San Francisco’s downtown office market just got a jolt of tech and AI energy, with Dropbox locking down an entire South Financial District building and AI outfit Decagon taking a chunky slice of SoMa. The twin headquarters deals with landlord Boston Properties filling 50 Hawthorne and pushing 680 Folsom past 90% leased, reinforcing a clear trend: top-tier, amenity-heavy offices are still very much in play for growing tech companies.
According to the San Francisco Business Times, more than 200,000 square feet of leases were inked across 680 Folsom and 50 Hawthorne. Dropbox is taking the entire roughly 64,000-square-foot 50 Hawthorne building for its new headquarters, while Decagon is leasing about 70,000 square feet across the sixth and seventh floors at 680 Folsom. The paper reported that national construction firm Swinerton Builders and a separate software tenant each signed roughly 35,000-square-foot deals at 680 Folsom, driving that property past the 90% occupancy mark. BXP touted the same package of leases in a recent BXP press release, where Senior Vice President of Leasing Christine Yuen said, per Business Wire. “Today’s companies prioritize highly amenitized, transit-oriented workplaces that foster collaboration and authentically celebrate their culture.”

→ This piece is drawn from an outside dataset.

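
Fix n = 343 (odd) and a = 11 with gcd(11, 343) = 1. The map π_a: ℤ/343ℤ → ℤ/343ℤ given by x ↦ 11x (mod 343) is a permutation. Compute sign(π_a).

+1

Orbit of 135 under x↦11x: [135, 113, 214, 296, 169, 144, 212]… (length divides ord_343(11)).
The orbit structure of x ↦ 11x mod 343: 7 orbits of sizes [147, 147, 21, 21, 3, 3, 1].
Σ(ℓ_i−1) = 343−7 = 336; sign = (−1)^336 = +1.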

AI tenants are reshaping downtown leasing
Much of the recent activity downtown is driven by AI and adjacent tech firms seeking collaborative, high-quality space rather than sprawling, half-empty campuses. The San Francisco Chronicle reported, citing CBRE data, that first-quarter net absorption in the city finally turned positive and vacancy slipped to roughly 30.8%, with AI tenants grabbing a hefty share of the newly leased square footage. That tightening backdrop helps explain why heavily upgraded buildings like 680 Folsom are suddenly finding takers instead of sitting on the sidelines.
Dropbox consolidates downtown after Mission Bay subleases
Dropbox has been quietly unwinding its Mission Bay footprint for years, putting significant portions of its 1800 Owens Street campus on the sublease market as part of a broader space reshuffle. The Real Deal reported in February that the company was preparing to vacate much of Mission Bay and had been eyeing 50 Hawthorne as a potential new headquarters. The freshly announced BXP deal effectively seals that pivot, moving Dropbox’s center of gravity into the South Financial District. Brokers on the transactions were identified in BXP’s materials, and CBRE represented Dropbox, according to the landlord.
BXP’s repositioning bet appears to be paying off
BXP and its partners have been pouring money into 680 Folsom’s amenity package, adding a revamped lounge, flexible workspace, and a rooftop geared for events, features that the owner highlights on BXP and in its company announcement. Brokers say that kind of hospitality-grade setup is exactly what fast-growing enterprise tech and AI tenants want as they trade sheer square footage for smaller, higher-quality hubs. Citywide office vacancy is still elevated, but marquee deals like Dropbox and Decagon are a concrete sign that demand is clustering around trophy spaces in and around the South Financial District rather than disappearing altogether.